Debugging Digg: A Day in the Life of a Sysadmin

May 30th, 2005 was a Tuesday and it started out like any other. I woke up early, made my usual bowl of oatmeal (I might have added a little sugar), and logged into IRC to catch up on the previous day’s happenings before heading over to the office.

Today had a few things lined up: help a developer with some Python scripting they were struggling with, then spend the rest of the afternoon debugging Digg. Yes, those guys were having issues again.

Breakfast: Oatmeal and Sugar (with a side of Sysadmin Stress)

The oatmeal was surprisingly good this morning. As I sipped my coffee, I noticed the Digg IRC channel was quite active. The server had started to slow down significantly, which wasn’t uncommon as their user base continued its rapid growth.

Helping Out with Python

I joined the developer’s channel and they were working on a script to scrape some data from an external API. They were running into a few issues with timeouts and parsing the JSON responses. I spent about 30 minutes helping them out, which involved tweaking their code, explaining how to use urllib more efficiently, and ensuring they had error handling in place.

By the time I finished up there, it was around noon and I knew I needed to focus on Digg’s issue before the day got away from me.

The Digg Issue

As soon as I arrived at my desk, I grabbed the server logs. The application servers were under heavy load, and the database queries seemed to be taking longer than usual. I started by reviewing the recent changes in their codebase—nothing major but a few tweaks here and there that could have introduced some performance issues.

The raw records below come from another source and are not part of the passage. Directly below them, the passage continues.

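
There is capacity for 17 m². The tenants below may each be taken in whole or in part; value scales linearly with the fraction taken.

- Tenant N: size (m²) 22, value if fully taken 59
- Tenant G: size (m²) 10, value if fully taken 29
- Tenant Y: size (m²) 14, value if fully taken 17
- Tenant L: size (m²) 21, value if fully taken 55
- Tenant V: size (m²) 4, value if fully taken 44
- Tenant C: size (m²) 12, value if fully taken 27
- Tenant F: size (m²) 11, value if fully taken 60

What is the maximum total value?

109.8

Best value per unit of size first: Tenant V 44/4≈11, Tenant F 60/11≈5.45, Tenant G 29/10≈2.9, Tenant N 59/22≈2.68, Tenant L 55/21≈2.62, Tenant C 27/12≈2.25, Tenant Y 17/14≈1.21.
Take all of Tenant V (4 m², value 44) ; 13 m² left.
Take all of Tenant F (11 m², value 60) ; 2 m² left.
Fill the last 2 m² with part of Tenant G: 2/10 of it earns 5.8.
Total value = 109.8.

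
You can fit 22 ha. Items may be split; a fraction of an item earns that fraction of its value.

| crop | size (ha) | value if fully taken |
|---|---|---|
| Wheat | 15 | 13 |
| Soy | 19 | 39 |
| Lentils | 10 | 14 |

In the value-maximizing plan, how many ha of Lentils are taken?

Best value per unit of size first: Soy 39/19≈2.05, Lentils 14/10≈1.4, Wheat 13/15≈0.867.
All 19 ha of Soy fit (value 39) — 3 remain.
3 ha left: a 3/10 share of Lentils gives 14×3/10 = 4.2.

3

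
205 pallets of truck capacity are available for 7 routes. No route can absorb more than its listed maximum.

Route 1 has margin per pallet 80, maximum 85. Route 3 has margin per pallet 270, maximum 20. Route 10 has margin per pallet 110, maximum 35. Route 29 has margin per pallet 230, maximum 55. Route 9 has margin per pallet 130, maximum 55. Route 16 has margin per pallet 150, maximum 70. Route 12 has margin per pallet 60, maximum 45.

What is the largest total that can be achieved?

Highest margin per pallet first: Route 3 270 > Route 29 230 > Route 16 150 > Route 9 130 > Route 10 110 > Route 1 80 > Route 12 60.
Route 3: +20 to 20 (cap) ; 185 left.
Route 29: +55 to 55 (cap) ; 130 left.
Route 16: +70 to 70 (cap) ; 60 left.
Give Route 9 55 to hit its cap of 55 ; 5 left.
Route 10: +5 (room for 35) → 5. Pool exhausted.
Total = 270×20 + 110×5 + 230×55 + 130×55 + 150×70 = 36250.

36250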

I decided to do a round of top commands on all the web servers. The CPU usage was around 75%, which wasn’t too bad, but memory was at 90% with most processes using swapping space. Clearly something was wrong.

Exploring Further

I fired up htop, looking closely at the top-consuming processes and noticed that their caching mechanism seemed to be lagging behind. The Redis cache was underutilized compared to usual operations, which meant more hits were going straight to the database instead of being cached. This was leading to a lot of I/O waits and slower response times.

I made a quick fix by tweaking the cache settings in their config files—increasing some TTLs (time-to-live) and adjusting the number of connections to Redis. However, this wasn’t just a case of making tweaks; it required understanding why these changes had led to performance degradation. After discussing with one of the developers, we realized they had been running a cron job that was doing background database updates, which, in combination with Digg’s sudden surge in traffic, overwhelmed their setup.

Lessons Learned

This experience taught me two key things:

Documentation is Key: Having clear documentation on server configurations and expected behavior can save a lot of time.
Understanding the Underlying System: Knowing how each piece of your system works together—how caching affects queries, for instance—is crucial in troubleshooting.

By the end of the day, Digg was running more smoothly again. The team had learned from this experience, and I felt good about helping out. It’s a reminder that even with fast-growing services like Digg, sysadmin skills remain vital to maintaining performance and reliability.

That evening, as I settled into watching some TV (it was the first episode of Lost, if you’re curious), I couldn’t help but think about how much had changed since my days at Netscape. Open-source tools like Xen were gaining traction, and projects like Firefox were showing that the desktop web could still be relevant. But for now, it was just another day in the life of a sysadmin.